The winner of the election triumphed largely thanks to his glamorous, but off-message YouTube influencer wife, and their appearances with music stars. The loser saw her chances fade after video emerged of her in a coaching session with NXIVM sex cult leader Keith Raniere.
It sounds like an election that could have happened in some parts of California, but it was the governorship race in Mexico’s northern border state of Nuevo Leon that proved the most revelatory of Sunday’s congressional, state and local races.

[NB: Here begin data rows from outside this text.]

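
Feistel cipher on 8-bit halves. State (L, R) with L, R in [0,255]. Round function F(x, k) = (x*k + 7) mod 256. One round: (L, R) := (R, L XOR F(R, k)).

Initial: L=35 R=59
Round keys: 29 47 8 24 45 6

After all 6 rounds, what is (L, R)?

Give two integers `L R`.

Round 1 (k=29): L=59 R=149
Round 2 (k=47): L=149 R=89
Round 3 (k=8): L=89 R=90
Round 4 (k=24): L=90 R=46
Round 5 (k=45): L=46 R=71
Round 6 (k=6): L=71 R=159

Answer: 71 159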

The apparent winner of the race, Samuel Garcia, 33, is a baby-faced former senator whose wife, Mariana Rodriguez, is better known for posting videos of herself giving makeup tutorials or clutching a small dog.
She has 44,500 subscribers to her YouTube channel and some of her videos get nearly 1 million views.

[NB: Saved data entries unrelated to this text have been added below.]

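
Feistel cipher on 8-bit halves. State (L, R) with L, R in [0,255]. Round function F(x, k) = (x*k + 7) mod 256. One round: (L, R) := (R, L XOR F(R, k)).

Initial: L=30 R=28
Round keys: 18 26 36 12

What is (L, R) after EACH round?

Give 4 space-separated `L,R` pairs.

Answer: 28,225 225,253 253,122 122,66

Derivation:
Round 1 (k=18): L=28 R=225
Round 2 (k=26): L=225 R=253
Round 3 (k=36): L=253 R=122
Round 4 (k=12): L=122 R=66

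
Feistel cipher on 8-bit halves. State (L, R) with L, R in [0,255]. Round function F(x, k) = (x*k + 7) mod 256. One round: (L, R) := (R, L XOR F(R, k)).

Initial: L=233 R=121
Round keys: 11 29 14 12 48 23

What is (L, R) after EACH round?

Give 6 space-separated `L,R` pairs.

Answer: 121,211 211,151 151,154 154,168 168,29 29,10

Derivation:
Round 1 (k=11): L=121 R=211
Round 2 (k=29): L=211 R=151
Round 3 (k=14): L=151 R=154
Round 4 (k=12): L=154 R=168
Round 5 (k=48): L=168 R=29
Round 6 (k=23): L=29 R=10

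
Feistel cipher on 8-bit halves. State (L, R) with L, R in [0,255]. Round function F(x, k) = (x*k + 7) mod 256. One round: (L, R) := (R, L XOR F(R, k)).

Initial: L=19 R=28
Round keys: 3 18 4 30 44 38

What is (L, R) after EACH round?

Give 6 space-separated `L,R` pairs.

Round 1 (k=3): L=28 R=72
Round 2 (k=18): L=72 R=11
Round 3 (k=4): L=11 R=123
Round 4 (k=30): L=123 R=122
Round 5 (k=44): L=122 R=132
Round 6 (k=38): L=132 R=229

Answer: 28,72 72,11 11,123 123,122 122,132 132,229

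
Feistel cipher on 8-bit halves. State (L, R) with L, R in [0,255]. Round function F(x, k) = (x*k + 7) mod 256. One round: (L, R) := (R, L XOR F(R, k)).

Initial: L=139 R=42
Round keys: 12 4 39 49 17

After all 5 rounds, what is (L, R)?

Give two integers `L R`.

Round 1 (k=12): L=42 R=116
Round 2 (k=4): L=116 R=253
Round 3 (k=39): L=253 R=230
Round 4 (k=49): L=230 R=240
Round 5 (k=17): L=240 R=17

Answer: 240 17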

The couple rocketed to fame across Mexico after they posted a video of Garcia and Rodriguez sitting in a car as he named the towns where they had visited on campaign stops. Rodriguez appears to ignore him and then, apparently seeking to change the subject, she turns the camera on herself and says: “Do you want to see my sneakers?” The focus shifts to her phosphorescent orange sneakers as Rodriguez proudly purrs “Fosfo, Fosfo.”
Not coincidentally, orange is the branding color of Garcia’s small Citizen’s Movement party. Rodriguez has since made her orange sneakers a trademark fashion statement.

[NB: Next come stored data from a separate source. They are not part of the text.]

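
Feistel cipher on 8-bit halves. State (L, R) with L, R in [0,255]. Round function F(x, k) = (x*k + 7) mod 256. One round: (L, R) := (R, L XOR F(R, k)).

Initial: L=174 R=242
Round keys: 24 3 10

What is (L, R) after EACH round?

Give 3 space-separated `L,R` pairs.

Round 1 (k=24): L=242 R=25
Round 2 (k=3): L=25 R=160
Round 3 (k=10): L=160 R=94

Answer: 242,25 25,160 160,94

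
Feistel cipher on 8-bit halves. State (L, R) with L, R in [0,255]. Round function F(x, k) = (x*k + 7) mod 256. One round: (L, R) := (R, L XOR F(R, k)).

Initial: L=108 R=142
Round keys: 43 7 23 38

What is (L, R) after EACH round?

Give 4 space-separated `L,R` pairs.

Round 1 (k=43): L=142 R=141
Round 2 (k=7): L=141 R=108
Round 3 (k=23): L=108 R=54
Round 4 (k=38): L=54 R=103

Answer: 142,141 141,108 108,54 54,103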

It was not necessarily Rodriguez — who fell off a skateboard at one campaign stop — that was the ditzy one of the couple.
Garcia himself drew howls in largely impoverished Mexico when, describing what he called his tough upbringing, he recalled how his businessman father used to make him play golf with dad on weekends before allowing him to go out partying during his student years. He also tumbled to the ground while trying to toss a soccer ball.
The couple also ruffled feathers when they appeared singing and dancing with “alternative” rock musicians.
Yet, they were hardly the only oddballs in the race for the Nuevo Leon governorship.
Clara Luz Flores, the candidate for Mexican President Andres Manuel Lopez Obrador’s MORENA party who came in third in the race, raised eyebrows when she said she had met with Raniere, the convicted leader of the NXIVM cult, which had a strong presence in Nuevo Leon.
Nuevo Leon has been Mexico’s breeding ground for strange and cutting-edge politics in the past few years. Six years ago, now outgoing Nuevo Leon Governor Jaime Rodriguez won office as an independent candidate using mainly his nickname, “Bronco,” which means untamed horse in Spanish.
He ran an Internet-based campaign with a stallion logo, featuring videos showing him galloping around on horses. He later ran unsuccessfully for president.